Data Persistence & Deduplication
Received alerts are written to local state (SQLite by default). Duplicate firings of the same alert fingerprint within the dedup window are collapsed — one record per logical alert.
Correlation Engine
Alerts that fire within a configurable time window and share common label dimensions (cluster, namespace, service, alertname) are grouped into a single incident record. Grouping is deterministic and re-evaluated as new alerts arrive.
AI Synthesis
Once an incident is stable (no new alerts for the settle window), AlertINT sends the grouped alert payloads to the configured LLM (Anthropic Claude). The model returns a structured finding: probable cause, severity assessment, and suggested next checks.
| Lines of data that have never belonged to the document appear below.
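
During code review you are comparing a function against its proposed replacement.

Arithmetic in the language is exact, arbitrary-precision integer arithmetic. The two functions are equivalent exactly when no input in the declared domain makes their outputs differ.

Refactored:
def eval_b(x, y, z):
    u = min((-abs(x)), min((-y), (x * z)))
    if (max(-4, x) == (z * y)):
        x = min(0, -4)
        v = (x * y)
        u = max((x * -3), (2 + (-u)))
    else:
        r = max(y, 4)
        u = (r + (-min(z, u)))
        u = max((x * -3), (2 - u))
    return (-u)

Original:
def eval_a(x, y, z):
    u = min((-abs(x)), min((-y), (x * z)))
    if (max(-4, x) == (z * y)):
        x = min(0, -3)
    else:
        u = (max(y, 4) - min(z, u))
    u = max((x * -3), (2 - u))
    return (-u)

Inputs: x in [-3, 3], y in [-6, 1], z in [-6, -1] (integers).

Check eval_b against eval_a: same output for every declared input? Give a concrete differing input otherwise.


The rewrite breaks on x=-3, y=1, z=-3, where the results are -9 and -12.
eval_a: u=-3, then (max(-4, x) == (z * y)) is true, then x=-3, then u=9, then returns -9
eval_b: u=-3, then (max(-4, x) == (z * y)) is true, then x=-4, then v=-4, then u=12, then returns -12
verdict: not equivalent; witness: x=-3, y=1, z=-3


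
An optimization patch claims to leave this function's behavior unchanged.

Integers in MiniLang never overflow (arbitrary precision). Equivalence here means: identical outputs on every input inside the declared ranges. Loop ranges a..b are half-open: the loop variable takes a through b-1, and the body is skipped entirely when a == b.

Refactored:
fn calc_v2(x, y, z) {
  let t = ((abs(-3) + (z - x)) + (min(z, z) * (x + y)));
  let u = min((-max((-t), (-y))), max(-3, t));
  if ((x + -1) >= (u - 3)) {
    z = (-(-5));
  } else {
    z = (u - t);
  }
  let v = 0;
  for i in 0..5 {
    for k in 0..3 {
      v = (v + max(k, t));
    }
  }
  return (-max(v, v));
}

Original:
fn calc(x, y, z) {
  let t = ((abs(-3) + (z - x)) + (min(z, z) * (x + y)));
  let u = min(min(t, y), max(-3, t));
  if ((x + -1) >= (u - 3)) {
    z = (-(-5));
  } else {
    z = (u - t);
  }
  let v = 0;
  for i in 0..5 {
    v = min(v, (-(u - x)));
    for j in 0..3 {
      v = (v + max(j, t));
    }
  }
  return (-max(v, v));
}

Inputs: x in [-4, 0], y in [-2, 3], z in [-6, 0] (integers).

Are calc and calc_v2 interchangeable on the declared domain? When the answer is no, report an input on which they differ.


Input x=-4, y=-2, z=-6: -109 from calc versus -555 from calc_v2.
verdict: not equivalent; witness: x=-4, y=-2, z=-6


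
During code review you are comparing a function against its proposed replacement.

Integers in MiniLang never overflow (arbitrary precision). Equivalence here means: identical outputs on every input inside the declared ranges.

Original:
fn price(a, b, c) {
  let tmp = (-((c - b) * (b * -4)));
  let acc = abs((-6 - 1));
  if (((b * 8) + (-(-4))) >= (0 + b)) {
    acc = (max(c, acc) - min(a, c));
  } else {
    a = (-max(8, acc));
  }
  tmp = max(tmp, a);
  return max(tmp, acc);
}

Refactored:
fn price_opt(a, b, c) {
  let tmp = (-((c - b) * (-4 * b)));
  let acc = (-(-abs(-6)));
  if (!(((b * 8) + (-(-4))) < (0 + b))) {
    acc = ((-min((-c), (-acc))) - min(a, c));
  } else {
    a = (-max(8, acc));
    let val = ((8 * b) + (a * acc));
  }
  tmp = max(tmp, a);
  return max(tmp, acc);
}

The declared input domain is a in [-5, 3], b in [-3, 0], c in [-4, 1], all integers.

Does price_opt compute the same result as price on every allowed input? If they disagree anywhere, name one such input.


There is a counterexample at a=-5, b=-3, c=-3: 7 on one side, 6 on the other.
price: tmp = 0; acc = 7; (((b * 8) + (-(-4))) >= (0 + b)) -> false; a = -8; tmp = 0; return 7
price_opt: tmp = 0; acc = 6; (!(((b * 8) + (-(-4))) < (0 + b))) -> false; a = -8; val = -72; tmp = 0; return 6
verdict: not equivalent; witness: a=-5, b=-3, c=-3


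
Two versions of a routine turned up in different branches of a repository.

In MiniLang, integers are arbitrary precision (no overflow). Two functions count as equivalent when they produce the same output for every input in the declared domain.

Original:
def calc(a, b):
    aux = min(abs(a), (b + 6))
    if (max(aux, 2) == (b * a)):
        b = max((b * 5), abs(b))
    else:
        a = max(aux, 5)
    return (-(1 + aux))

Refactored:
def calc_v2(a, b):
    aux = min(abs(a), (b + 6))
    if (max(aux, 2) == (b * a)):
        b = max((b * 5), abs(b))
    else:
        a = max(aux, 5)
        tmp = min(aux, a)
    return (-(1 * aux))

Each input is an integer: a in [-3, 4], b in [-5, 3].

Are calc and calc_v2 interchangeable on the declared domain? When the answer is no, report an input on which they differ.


Try a=-3, b=-5.
calc: aux := 1 | (max(aux, 2) == (b * a)): false | a := 5 | result -2
calc_v2: aux := 1 | (max(aux, 2) == (b * a)): false | a := 5 | tmp := 1 | result -1
-2 and -1 differ, so these are not the same function on this domain.
verdict: not equivalent; witness: a=-3, b=-5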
The finding is stored locally alongside the incident.
Outbound Notification
The AI finding is posted to the configured Slack webhook. The message links back to the incident and includes the probable cause summary so on-call engineers know something is worth opening.
Agent Entry via MCP
An engineer opens their MCP-capable AI client (Claude Code, Cursor, Windsurf, or any MCP-compatible tool). The client is pointed at the AlertINT MCP server endpoint, which runs as part of the same binary. No separate daemon is needed.
Evidence Query
The agent calls AlertINT MCP tools to list recent incidents, retrieve alert payloads, and read the stored AI finding. All data is served from local state — no external calls at this stage.
Telemetry Context
The agent issues read-only PromQL queries through AlertINT MCP tools. AlertINT proxies the query to the configured Prometheus instance and returns the result. The agent can inspect CPU, memory, latency, error rate, or any metric stored in Prometheus — scoped to the incident time window.
Decision Point
The agent synthesizes alert payloads, the stored AI finding, and live metric context into a response. The engineer decides the next action — re-query, escalate, or begin remediation — with full context already in the conversation.
The engineer acts with full incident context — alert history, correlated findings, and live metrics — all sourced read-only from within the local runtime.
MCP-first investigation
An MCP server is the primary way you and your agent interact with AlertINT.
List recent AlertINT incidents.
Open the latest critical incident and summarize the evidence.
Show the alert labels and annotations for this incident.
Query Prometheus for CPU and memory around the incident window.
Compare the finding with the metric trend and suggest next checks.Concepts
Scope and limits
These are deliberate boundaries, not missing features.
What it does not do
- No remediation, silences, or routing changes.
- No Alertmanager, Kubernetes, or infrastructure writes.
- No ticketing or paging integrations (PagerDuty, Jira, Linear).
Reference
FAQ
Short answers for the decisions that matter before you install it.
Do I have to host it myself?
Yes — AlertINT is self-hosted. It runs as a single binary with local state, so your alert data stays with you.
Does it replace Alertmanager?
No. Alertmanager still routes and manages alerts. AlertINT receives a webhook copy and builds investigation context.
Does it create silences or change routing?
No. AlertINT is read-only — it never changes Alertmanager, Kubernetes, or your infrastructure.
Why MCP?
Because engineers increasingly investigate through agentic tools. MCP lets those tools inspect AlertINT state and query telemetry without copy-pasting alert text into chat.
Why Prometheus?
Alert payloads alone are shallow. Read-only Prometheus queries let the connected agent inspect metrics around the incident window.
Can it remediate incidents?
No. AlertINT is read-only by design. Operator-controlled, approval-gated write workflows are a far-future direction.